Когда совсем стемнело и поверхность воды приобрела оттенок глянцевого кобальта, пересеченного лунной дорожкой, они искупались в теплом, дышащем свободой и покоем океане. Это было и страшно, и восхитительно. Их разгоряченные тела касались, обвивали друг друга, расставались, чтобы снова испытать восторг замедленных водой прикосновений.
Позже они сидели, завернувшись в пушистые полотенца, на диване в кают-компании, пили «Шардонне» и болтали обо всем и ни о чем, отдаляя момент наивысшей близости, сознательно подвергая друг друга испытанию.

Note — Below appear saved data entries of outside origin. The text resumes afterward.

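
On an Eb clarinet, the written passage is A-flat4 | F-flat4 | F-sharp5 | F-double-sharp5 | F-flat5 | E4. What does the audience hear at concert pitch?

Written C4 on the Eb clarinet sounds as Eb4, a minor third higher; apply that shift to every note.
Ab4 -> Cb5
Fb4 -> Abb4
F#5 -> A5
F##5 -> A#5
Fb5 -> Abb5
E4 -> G4

Cb5 Abb4 A5 A#5 Abb5 G4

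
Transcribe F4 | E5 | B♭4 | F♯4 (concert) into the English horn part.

The English horn sounds a perfect fifth below written, so the written part must be a perfect fifth above concert — transpose each note up.
F4 to C5
E5 to B5
Bb4 to F5
F#4 to C#5

C5 B5 F5 C#5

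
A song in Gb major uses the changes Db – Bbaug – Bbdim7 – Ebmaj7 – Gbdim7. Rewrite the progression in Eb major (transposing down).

Bb Gaug Gdim7 Cmaj7 Ebdim7

Gb major down to Eb major is a minor third; each chord root moves by that interval while the quality stays the same.
Db: root Db down a minor third → Bb, giving Bb.
Bbaug: root Bb down a minor third → G, giving Gaug.
Bbdim7: root Bb down a minor third → G, giving Gdim7.
Ebmaj7: root Eb down a minor third → C, giving Cmaj7.
Gbdim7: root Gb down a minor third → Eb, giving Ebdim7.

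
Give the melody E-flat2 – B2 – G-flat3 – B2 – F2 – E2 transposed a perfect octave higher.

Eb3 B3 Gb4 B3 F3 E3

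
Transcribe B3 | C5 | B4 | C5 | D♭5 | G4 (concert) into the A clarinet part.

The A clarinet sounds a minor third below written, so the written part must be a minor third above concert — transpose each note up.
B3 -> D4
C5 -> Eb5
B4 -> D5
C5 -> Eb5
Db5 -> Fb5
G4 -> Bb4

D4 Eb5 D5 Eb5 Fb5 Bb4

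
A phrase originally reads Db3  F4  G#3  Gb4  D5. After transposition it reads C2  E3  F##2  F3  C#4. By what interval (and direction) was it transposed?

Take the first pair: Db3 → C2. D to C spans 9 letter names, so the interval is some kind of ninth.
C2 to Db3 is 13 semitones, which makes it a minor ninth; the second version is lower, so the direction is down.
Checking another pair — D5 → C#4 — gives the same interval.

down a minor ninth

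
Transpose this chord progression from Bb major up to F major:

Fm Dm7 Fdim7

Bb major up to F major is a perfect fifth; each chord root moves by that interval while the quality stays the same.
Fm: root F up a perfect fifth → C, giving Cm.
Dm7: root D up a perfect fifth → A, giving Am7.
Fdim7: root F up a perfect fifth → C, giving Cdim7.

Cm Am7 Cdim7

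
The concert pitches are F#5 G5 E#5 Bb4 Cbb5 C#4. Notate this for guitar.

Written C4 sounds as C3 on the guitar, so concert pitches are written a perfect octave up.
F#5 to F#6
G5 to G6
E#5 to E#6
Bb4 to Bb5
Cbb5 to Cbb6
C#4 to C#5

F#6 G6 E#6 Bb5 Cbb6 C#5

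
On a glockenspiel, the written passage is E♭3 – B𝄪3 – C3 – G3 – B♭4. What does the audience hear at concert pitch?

Eb5 B##5 C5 G5 Bb6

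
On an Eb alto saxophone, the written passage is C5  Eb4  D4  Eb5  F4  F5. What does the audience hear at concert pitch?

The Eb alto saxophone sounds a major sixth below written, so transpose each written note down a major sixth.
C5 -> Eb4
Eb4 -> Gb3
D4 -> F3
Eb5 -> Gb4
F4 -> Ab3
F5 -> Ab4

Eb4 Gb3 F3 Gb4 Ab3 Ab4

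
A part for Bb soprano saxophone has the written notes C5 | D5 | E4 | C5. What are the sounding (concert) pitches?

Bb4 C5 D4 Bb4

The Bb soprano saxophone sounds a major second below written, so transpose each written note down a major second.
C5 to Bb4
D5 to C5
E4 to D4
C5 to Bb4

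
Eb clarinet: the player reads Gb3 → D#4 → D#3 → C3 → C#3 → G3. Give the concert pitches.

Written C4 on the Eb clarinet sounds as Eb4, a minor third higher; apply that shift to every note.
Gb3 to Bbb3
D#4 to F#4
D#3 to F#3
C3 to Eb3
C#3 to E3
G3 to Bb3

Bbb3 F#4 F#3 Eb3 E3 Bb3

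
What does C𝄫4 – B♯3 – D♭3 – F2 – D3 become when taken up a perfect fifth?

Gbb4 F##4 Ab3 C3 A3

Cbb4 → Gbb4
B#3 → F##4
Db3 → Ab3
F2 → C3
D3 → A3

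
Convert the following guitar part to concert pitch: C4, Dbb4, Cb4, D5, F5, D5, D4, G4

Written C4 on the guitar sounds as C3, a perfect octave lower; apply that shift to every note.
C4 gives C3
Dbb4 gives Dbb3
Cb4 gives Cb3
D5 gives D4
F5 gives F4
D5 gives D4
D4 gives D3
G4 gives G3

C3 Dbb3 Cb3 D4 F4 D4 D3 G3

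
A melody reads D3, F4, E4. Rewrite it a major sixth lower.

D3 down a major sixth is F2.
F4 down a major sixth is Ab3.
A major sixth down from E4 gives G3.

F2 Ab3 G3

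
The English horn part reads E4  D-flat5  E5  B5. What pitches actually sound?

Written C4 on the English horn sounds as F3, a perfect fifth lower; apply that shift to every note.
E4 → A3
Db5 → Gb4
E5 → A4
B5 → E5

A3 Gb4 A4 E5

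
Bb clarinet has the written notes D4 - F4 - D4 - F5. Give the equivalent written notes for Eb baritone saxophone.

A5 C6 A5 C7

First find concert pitch: the Bb clarinet sounds a major second below written, so D4 F4 D4 F5 sounds C4 Eb4 C4 Eb5.
Then write for Eb baritone saxophone: it sounds a major thirteenth below written, so the part must be a major thirteenth above concert.
C4 → A5
Eb4 → C6
C4 → A5
Eb5 → C7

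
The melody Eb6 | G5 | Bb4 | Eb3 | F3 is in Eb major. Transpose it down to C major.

Eb major to C major down is a minor third, so every note moves down by that interval.
Eb6 -> C6
G5 -> E5
Bb4 -> G4
Eb3 -> C3
F3 -> D3

C6 E5 G4 C3 D3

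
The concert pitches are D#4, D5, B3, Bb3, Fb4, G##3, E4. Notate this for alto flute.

G#4 G5 E4 Eb4 Bbb4 C##4 A4

Written C4 sounds as G3 on the alto flute, so concert pitches are written a perfect fourth up.
D#4 becomes G#4
D5 becomes G5
B3 becomes E4
Bb3 becomes Eb4
Fb4 becomes Bbb4
G##3 becomes C##4
E4 becomes A4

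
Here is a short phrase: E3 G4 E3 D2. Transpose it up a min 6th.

C4 Eb5 C4 Bb2

A minor sixth up from E3 gives C4.
G4 up a minor sixth is Eb5.
E3 up a minor sixth is C4.
A minor sixth up from D2 gives Bb2.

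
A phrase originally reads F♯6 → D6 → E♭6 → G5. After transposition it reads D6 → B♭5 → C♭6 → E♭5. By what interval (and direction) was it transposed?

down a major third

Take the first pair: F#6 → D6. F to D spans 3 letter names, so the interval is some kind of third.
D6 to F#6 is 4 semitones, which makes it a major third; the second version is lower, so the direction is down.
Checking another pair — G5 → Eb5 — gives the same interval.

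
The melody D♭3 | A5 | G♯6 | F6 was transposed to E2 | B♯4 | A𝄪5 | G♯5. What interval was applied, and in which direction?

down a diminished seventh

Take the first pair: Db3 → E2. D to E spans 7 letter names, so the interval is some kind of seventh.
E2 to Db3 is 9 semitones, which makes it a diminished seventh; the second version is lower, so the direction is down.
Checking another pair — F6 → G#5 — gives the same interval.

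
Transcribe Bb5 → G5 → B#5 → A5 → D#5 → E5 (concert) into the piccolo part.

Bb4 G4 B#4 A4 D#4 E4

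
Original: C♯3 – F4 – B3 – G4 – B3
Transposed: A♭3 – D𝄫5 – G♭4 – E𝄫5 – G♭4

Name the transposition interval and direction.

Take the first pair: C#3 → Ab3. C to A spans 6 letter names, so the interval is some kind of sixth.
C#3 to Ab3 is 7 semitones, which makes it a diminished sixth; the second version is higher, so the direction is up.
Checking another pair — B3 → Gb4 — gives the same interval.

up a diminished sixth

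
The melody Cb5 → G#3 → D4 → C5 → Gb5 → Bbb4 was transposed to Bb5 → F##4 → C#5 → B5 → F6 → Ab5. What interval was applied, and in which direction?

up a major seventh

From Cb5 to Bb5 is 7 letter names — a seventh of some quality.
Cb5 to Bb5 is 11 semitones, which makes it a major seventh; the second version is higher, so the direction is up.
Checking another pair — Bbb4 → Ab5 — gives the same interval.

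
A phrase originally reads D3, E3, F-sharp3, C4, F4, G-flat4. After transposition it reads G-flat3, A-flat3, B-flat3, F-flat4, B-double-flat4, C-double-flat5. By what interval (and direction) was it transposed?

Take the first pair: D3 → Gb3. D to G spans 4 letter names, so the interval is some kind of fourth.
D3 to Gb3 is 4 semitones, which makes it a diminished fourth; the second version is higher, so the direction is up.
Checking another pair — Gb4 → Cbb5 — gives the same interval.

up a diminished fourth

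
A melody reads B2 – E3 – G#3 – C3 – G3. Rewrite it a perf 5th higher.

F#3 B3 D#4 G3 D4

B2 → F#3
E3 → B3
G#3 → D#4
C3 → G3
G3 → D4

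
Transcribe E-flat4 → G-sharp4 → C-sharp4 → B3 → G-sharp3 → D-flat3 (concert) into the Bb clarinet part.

F4 A#4 D#4 C#4 A#3 Eb3

The Bb clarinet sounds a major second below written, so the written part must be a major second above concert — transpose each note up.
Eb4 -> F4
G#4 -> A#4
C#4 -> D#4
B3 -> C#4
G#3 -> A#3
Db3 -> Eb3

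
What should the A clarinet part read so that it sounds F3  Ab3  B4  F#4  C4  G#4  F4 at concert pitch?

Ab3 Cb4 D5 A4 Eb4 B4 Ab4

Written C4 sounds as A3 on the A clarinet, so concert pitches are written a minor third up.
F3 → Ab3
Ab3 → Cb4
B4 → D5
F#4 → A4
C4 → Eb4
G#4 → B4
F4 → Ab4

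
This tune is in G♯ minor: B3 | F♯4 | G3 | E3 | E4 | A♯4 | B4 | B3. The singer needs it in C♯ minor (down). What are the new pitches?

From G♯ down to C♯ is a perfect fifth; apply that to each pitch.
B3 -> E3
F#4 -> B3
G3 -> C3
E3 -> A2
E4 -> A3
A#4 -> D#4
B4 -> E4
B3 -> E3

E3 B3 C3 A2 A3 D#4 E4 E3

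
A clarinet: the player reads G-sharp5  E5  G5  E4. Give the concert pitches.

Written C4 on the A clarinet sounds as A3, a minor third lower; apply that shift to every note.
G#5 gives E#5
E5 gives C#5
G5 gives E5
E4 gives C#4

E#5 C#5 E5 C#4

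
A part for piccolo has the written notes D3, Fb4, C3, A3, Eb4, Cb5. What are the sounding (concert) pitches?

D4 Fb5 C4 A4 Eb5 Cb6

The piccolo sounds a perfect octave above written, so transpose each written note up a perfect octave.
D3 to D4
Fb4 to Fb5
C3 to C4
A3 to A4
Eb4 to Eb5
Cb5 to Cb6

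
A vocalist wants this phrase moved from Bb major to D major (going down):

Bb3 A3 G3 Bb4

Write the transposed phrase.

From Bb down to D is a minor sixth; apply that to each pitch.
Bb3 -> D3
A3 -> C#3
G3 -> B2
Bb4 -> D4

D3 C#3 B2 D4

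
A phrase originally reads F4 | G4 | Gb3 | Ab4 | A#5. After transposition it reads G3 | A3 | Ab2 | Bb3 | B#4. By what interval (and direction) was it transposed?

down a minor seventh

Take the first pair: F4 → G3. F to G spans 7 letter names, so the interval is some kind of seventh.
G3 to F4 is 10 semitones, which makes it a minor seventh; the second version is lower, so the direction is down.
Checking another pair — A#5 → B#4 — gives the same interval.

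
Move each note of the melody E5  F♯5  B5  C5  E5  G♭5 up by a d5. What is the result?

E5 up a diminished fifth is Bb5.
F#5: a fifth up reaches C, and 6 semitones makes it C6.
B5: a fifth up reaches F, and 6 semitones makes it F6.
A diminished fifth up from C5 gives Gb5.
A diminished fifth up from E5 gives Bb5.
A diminished fifth up from Gb5 gives Dbb6.

Bb5 C6 F6 Gb5 Bb5 Dbb6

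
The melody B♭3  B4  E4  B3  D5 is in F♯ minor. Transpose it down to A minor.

Db3 D4 G3 D3 F4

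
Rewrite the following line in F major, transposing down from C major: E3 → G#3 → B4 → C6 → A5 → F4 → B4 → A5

A2 C#3 E4 F5 D5 Bb3 E4 D5

C major to F major down is a perfect fifth, so every note moves down by that interval.
E3 to A2
G#3 to C#3
B4 to E4
C6 to F5
A5 to D5
F4 to Bb3
B4 to E4
A5 to D5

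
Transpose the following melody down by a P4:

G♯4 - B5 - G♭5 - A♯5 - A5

D#4 F#5 Db5 E#5 E5

G#4 down a perfect fourth is D#4.
A perfect fourth down from B5 gives F#5.
A perfect fourth down from Gb5 gives Db5.
A#5 down a perfect fourth is E#5.
A perfect fourth down from A5 gives E5.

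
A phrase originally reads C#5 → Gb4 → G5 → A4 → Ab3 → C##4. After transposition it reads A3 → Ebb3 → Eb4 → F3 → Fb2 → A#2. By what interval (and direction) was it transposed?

Take the first pair: C#5 → A3. C to A spans 10 letter names, so the interval is some kind of tenth.
A3 to C#5 is 16 semitones, which makes it a major tenth; the second version is lower, so the direction is down.
Checking another pair — C##4 → A#2 — gives the same interval.

down a major tenth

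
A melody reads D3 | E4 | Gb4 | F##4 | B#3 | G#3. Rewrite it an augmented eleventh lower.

Ab1 Bb2 Dbb3 C#3 F#2 D2

An augmented eleventh down from D3 gives Ab1.
An augmented eleventh down from E4 gives Bb2.
Gb4: an eleventh down reaches D, and 18 semitones makes it Dbb3.
F##4: an eleventh down reaches C, and 18 semitones makes it C#3.
An augmented eleventh down from B#3 gives F#2.
An augmented eleventh down from G#3 gives D2.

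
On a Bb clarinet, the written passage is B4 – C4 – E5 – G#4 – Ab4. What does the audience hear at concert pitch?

A4 Bb3 D5 F#4 Gb4

Written C4 on the Bb clarinet sounds as Bb3, a major second lower; apply that shift to every note.
B4 becomes A4
C4 becomes Bb3
E5 becomes D5
G#4 becomes F#4
Ab4 becomes Gb4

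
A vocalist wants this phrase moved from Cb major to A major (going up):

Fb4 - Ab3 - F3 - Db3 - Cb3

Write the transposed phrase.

D5 F#4 D#4 B3 A3

Cb major to A major up is an augmented sixth, so every note moves up by that interval.
Fb4 gives D5
Ab3 gives F#4
F3 gives D#4
Db3 gives B3
Cb3 gives A3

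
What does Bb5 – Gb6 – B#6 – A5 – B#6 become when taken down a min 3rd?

Bb5 gives G5
Gb6 gives Eb6
B#6 gives G##6
A5 gives F#5
B#6 gives G##6

G5 Eb6 G##6 F#5 G##6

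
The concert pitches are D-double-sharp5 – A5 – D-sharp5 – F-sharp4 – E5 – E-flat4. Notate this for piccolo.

D##4 A4 D#4 F#3 E4 Eb3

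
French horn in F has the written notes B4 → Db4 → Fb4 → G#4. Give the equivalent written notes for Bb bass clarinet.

F#5 Ab4 Cb5 D#5

First find concert pitch: the French horn in F sounds a perfect fifth below written, so B4 Db4 Fb4 G#4 sounds E4 Gb3 Bbb3 C#4.
Then write for Bb bass clarinet: it sounds a major ninth below written, so the part must be a major ninth above concert.
E4 → F#5
Gb3 → Ab4
Bbb3 → Cb5
C#4 → D#5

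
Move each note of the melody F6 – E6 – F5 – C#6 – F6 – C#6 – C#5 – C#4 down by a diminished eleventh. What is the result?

C#5 B#4 C#4 G##4 C#5 G##4 G##3 G##2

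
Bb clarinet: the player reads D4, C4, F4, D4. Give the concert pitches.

C4 Bb3 Eb4 C4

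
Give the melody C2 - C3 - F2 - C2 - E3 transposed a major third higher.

C2 up a major third is E2.
C3: a third up reaches E, and 4 semitones makes it E3.
F2: a third up reaches A, and 4 semitones makes it A2.
A major third up from C2 gives E2.
E3 up a major third is G#3.

E2 E3 A2 E2 G#3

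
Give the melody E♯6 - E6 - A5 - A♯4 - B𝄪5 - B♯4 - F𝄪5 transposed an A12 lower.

E#6 -> A4
E6 -> Ab4
A5 -> Db4
A#4 -> D3
B##5 -> E#4
B#4 -> E3
F##5 -> B3

A4 Ab4 Db4 D3 E#4 E3 B3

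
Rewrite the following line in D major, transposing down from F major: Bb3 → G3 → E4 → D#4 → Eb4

From F down to D is a minor third; apply that to each pitch.
Bb3 becomes G3
G3 becomes E3
E4 becomes C#4
D#4 becomes B#3
Eb4 becomes C4

G3 E3 C#4 B#3 C4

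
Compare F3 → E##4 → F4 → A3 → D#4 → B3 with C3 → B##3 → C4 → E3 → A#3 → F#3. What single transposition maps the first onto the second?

down a perfect fourth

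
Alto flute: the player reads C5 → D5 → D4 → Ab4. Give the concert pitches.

G4 A4 A3 Eb4

The alto flute sounds a perfect fourth below written, so transpose each written note down a perfect fourth.
C5 -> G4
D5 -> A4
D4 -> A3
Ab4 -> Eb4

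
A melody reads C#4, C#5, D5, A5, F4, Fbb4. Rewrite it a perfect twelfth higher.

G#5 G#6 A6 E7 C6 Cbb6

C#4 up a perfect twelfth is G#5.
C#5 up a perfect twelfth is G#6.
D5: a twelfth up reaches A, and 19 semitones makes it A6.
A5 up a perfect twelfth is E7.
F4 up a perfect twelfth is C6.
Fbb4: a twelfth up reaches C, and 19 semitones makes it Cbb6.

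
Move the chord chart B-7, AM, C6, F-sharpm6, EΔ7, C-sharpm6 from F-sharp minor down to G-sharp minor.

C#-7 BM D6 G#m6 F#Δ7 D#m6

F-sharp minor down to G-sharp minor is a minor seventh; each chord root moves by that interval while the quality stays the same.
B-7: root B down a minor seventh → C#, giving C#-7.
AM: root A down a minor seventh → B, giving BM.
C6: root C down a minor seventh → D, giving D6.
F-sharpm6: root F-sharp down a minor seventh → G#, giving G#m6.
EΔ7: root E down a minor seventh → F#, giving F#Δ7.
C-sharpm6: root C-sharp down a minor seventh → D#, giving D#m6.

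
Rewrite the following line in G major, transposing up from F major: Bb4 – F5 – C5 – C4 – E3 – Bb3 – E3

C5 G5 D5 D4 F#3 C4 F#3

From F up to G is a major second; apply that to each pitch.
Bb4 to C5
F5 to G5
C5 to D5
C4 to D4
E3 to F#3
Bb3 to C4
E3 to F#3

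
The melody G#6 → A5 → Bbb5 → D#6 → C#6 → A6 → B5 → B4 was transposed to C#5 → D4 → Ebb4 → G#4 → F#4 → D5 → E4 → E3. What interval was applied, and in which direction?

down a perfect twelfth

From G#6 to C#5 is 12 letter names — a twelfth of some quality.
C#5 to G#6 is 19 semitones, which makes it a perfect twelfth; the second version is lower, so the direction is down.
Checking another pair — B4 → E3 — gives the same interval.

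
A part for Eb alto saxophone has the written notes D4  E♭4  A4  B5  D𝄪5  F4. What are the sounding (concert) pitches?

F3 Gb3 C4 D5 F##4 Ab3

Written C4 on the Eb alto saxophone sounds as Eb3, a major sixth lower; apply that shift to every note.
D4 gives F3
Eb4 gives Gb3
A4 gives C4
B5 gives D5
D##5 gives F##4
F4 gives Ab3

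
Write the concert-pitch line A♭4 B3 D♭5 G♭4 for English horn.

Eb5 F#4 Ab5 Db5

Written C4 sounds as F3 on the English horn, so concert pitches are written a perfect fifth up.
Ab4 to Eb5
B3 to F#4
Db5 to Ab5
Gb4 to Db5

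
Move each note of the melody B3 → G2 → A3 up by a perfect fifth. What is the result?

F#4 D3 E4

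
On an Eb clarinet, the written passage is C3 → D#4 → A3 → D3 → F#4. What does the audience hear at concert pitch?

Eb3 F#4 C4 F3 A4

The Eb clarinet sounds a minor third above written, so transpose each written note up a minor third.
C3 -> Eb3
D#4 -> F#4
A3 -> C4
D3 -> F3
F#4 -> A4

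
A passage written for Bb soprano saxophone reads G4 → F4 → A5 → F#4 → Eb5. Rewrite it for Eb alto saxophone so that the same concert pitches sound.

D5 C5 E6 C#5 Bb5

First find concert pitch: the Bb soprano saxophone sounds a major second below written, so G4 F4 A5 F#4 Eb5 sounds F4 Eb4 G5 E4 Db5.
Then write for Eb alto saxophone: it sounds a major sixth below written, so the part must be a major sixth above concert.
F4 → D5
Eb4 → C5
G5 → E6
E4 → C#5
Db5 → Bb5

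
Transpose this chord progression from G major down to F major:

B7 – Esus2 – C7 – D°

G major down to F major is a major second; each chord root moves by that interval while the quality stays the same.
B7: root B down a major second → A, giving A7.
Esus2: root E down a major second → D, giving Dsus2.
C7: root C down a major second → Bb, giving Bb7.
D°: root D down a major second → C, giving C°.

A7 Dsus2 Bb7 C°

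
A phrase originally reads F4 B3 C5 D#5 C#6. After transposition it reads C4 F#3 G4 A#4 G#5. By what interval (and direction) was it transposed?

down a perfect fourth

Take the first pair: F4 → C4. F to C spans 4 letter names, so the interval is some kind of fourth.
C4 to F4 is 5 semitones, which makes it a perfect fourth; the second version is lower, so the direction is down.
Checking another pair — C#6 → G#5 — gives the same interval.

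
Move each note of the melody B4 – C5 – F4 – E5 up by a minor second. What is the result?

C5 Db5 Gb4 F5

A minor second up from B4 gives C5.
C5 up a minor second is Db5.
F4 up a minor second is Gb4.
E5 up a minor second is F5.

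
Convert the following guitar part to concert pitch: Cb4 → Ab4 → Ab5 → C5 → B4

Cb3 Ab3 Ab4 C4 B3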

А потом он откинул влажную ткань, обвивающую его чресла, и приблизился к ней. Она обняла его и потянулась к нему, жадно раскрыв рот, и припала к его бедрам горящим от возбуждения лицом. В считанные секунды его плоть восстала. Алена втянула ее в себя, и она окончательно отвердела. Тогда она пробежалась по всей длине его фаллоса языком, ощущая вздувшиеся вены. Алена ласкала его ртом медленно, с наслаждением, испытывая едва ли не больший восторг, чем ее партнер. То, что чувствовали ее язык и губы, передавалось груди и лону. Она постанывала, на мгновение выпускала фаллос изо рта, щекотала его языком и снова проглатывала трепещущую плоть. Антон гладил ее по волосам, отодвигая от лица густые пряди, чтобы смотреть, как она жаждет доставить ему небывалое наслаждение и испытывает его сама, и они оба изнемогали от желания. Она добавляла к губам и языку ритмические движения рукой, чтобы выжать из него все до последней капельки. Но он нежно отстранил ее, склонился к ее лону и коснулся губами маленького напряженного бутона плоти.
— Я безумно хочу тебя… — прошептал он охрипшим голосом.